Ao chegarmos arfantes de cansaço. Ao entrar em minha casa passei os olhos numa figurinha que a princípio pareceu-me uma borboleta ou um morcego falecido.

Depois de alguns segundos olhando o que seria aquilo acabei me acostumando a escuridão reinante naquele começo de escada.

Com os dedos da mão direita toquei aquele pequeno objeto que não era uma coisa morta e sim ainda respirando debilmente.

Sabem que era aquilo? Não um morcego e muito menos uma borboleta. E sim um pequeno beija flor desfalecido no primeiro degrau da escada que leva a quatro quartos amplos e um cômodo de banho.

Apanhei aquela coisiquinha na palma da minha mão.

Senti que o pequeno beija flor ainda respirava debilmente. Seu biquinho meio aberto pediu-me água. E eu a ele ofereci.

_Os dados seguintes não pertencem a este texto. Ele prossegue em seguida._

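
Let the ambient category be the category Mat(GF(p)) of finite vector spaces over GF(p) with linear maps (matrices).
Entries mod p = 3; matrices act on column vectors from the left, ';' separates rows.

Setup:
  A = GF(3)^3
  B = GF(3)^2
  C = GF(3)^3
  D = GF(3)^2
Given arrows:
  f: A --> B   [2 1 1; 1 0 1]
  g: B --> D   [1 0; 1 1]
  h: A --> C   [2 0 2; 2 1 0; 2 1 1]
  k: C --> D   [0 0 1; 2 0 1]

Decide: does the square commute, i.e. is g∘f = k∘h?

Answer: COMMUTES

Work:
Path 1 = f;g:
  e0=⟨1,0,0⟩ f-->⟨2,1⟩ g-->⟨2,0⟩
  e1=⟨0,1,0⟩ f-->⟨1,0⟩ g-->⟨1,1⟩
  e2=⟨0,0,1⟩ f-->⟨1,1⟩ g-->⟨1,2⟩
  composite₁ = [2 1 1; 0 1 2]
Path 2 = h;k:
  e0=⟨1,0,0⟩ h-->⟨2,2,2⟩ k-->⟨2,0⟩
  e1=⟨0,1,0⟩ h-->⟨0,1,1⟩ k-->⟨1,1⟩
  e2=⟨0,0,1⟩ h-->⟨2,0,1⟩ k-->⟨1,2⟩
  composite₂ = [2 1 1; 0 1 2]
Equal? equal; square commutes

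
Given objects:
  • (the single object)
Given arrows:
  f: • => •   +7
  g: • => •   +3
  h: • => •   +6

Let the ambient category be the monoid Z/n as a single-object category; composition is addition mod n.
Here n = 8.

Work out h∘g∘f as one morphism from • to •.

  0 +7≡7 +3≡2 +6≡0  (mod 8)
result: +0

Answer: +0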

Já do lado de fora da cozinha depositei, com imenso cuidado e desvelo, o beijaflorzinho num vaso de rafia. E esse vaso, ao contrário do da minha casa no condomínio. Plantado, por minha esposa, florzinhas vermelhinhas de beijinhos multicores.

Ali deixei o filhotinho de beija flor. Ainda não sabia se vivo ou não.

E continuei as minhas andanças. Pelas estradas afora sempre na agradável companhia do Clo e do Robson espevitadíssimo.

No dia seguinte. Ao acordar numa fria manhã. Logo fui ver como estava o beijaflorzinho desfalecido no dia anterior.

Não o vi onde o havia deixado na noite anterior.  O vaso de rafia estava no mesmo lugar. As florzinhas multicores de beijinhos estavam no mesmo vaso.

Elas sorriram na minha direção. Penso que todas elas sorriam pra mim e não de minha pessoa.

Uma delas, diferente das demais. Uma flor distinta com seu bico fino e asinhas ligeiras de cores esverdeadas. De repente avoou. E acabou pousando na palma da minha mão. A mesma mão que levou o pequeno beija flor ao vaso daquela planta.

Sabem quais foram as palavras que aquelazinha flor me disse?

“Bom dia meu caríssimo doutor Paulo Rodarte. Sabes quem sou eu? Sou, nada menos e nada mais, que aquele beijaflorzinho que o senhor salvou de morte certa naquela escada de sua casa beira lago. Lembras que fui depositado inerme entre essas lindas florzinhas de beijinhos naquele vaso de rafia? E, na manhã seguinte, quando todos me julgavam morto. Renasci na forma de uma flor de beijinho. Acreditas”?

Se disser que sim talvez vocês digam não. E, se ao revés eu disser que não. Vocês digam não mesmo.

Tudo vai depender de um pequeno detalhe.

A credulidade depende, sub-repticiamente mente em não mentir. E, se eu por acaso minto não me levem a mal. Pois, escrevendo e ficcionando aquilo ou aquilo outro que se passa nas minhas ideias fecundas não sei se sim digo ou me contradigo dizendo não.

O fato retrato é que aquele pequeno beija flor renasceu sob as pétalas macias e coloridas de uma florzinha de beijinho não tenho dúvidas.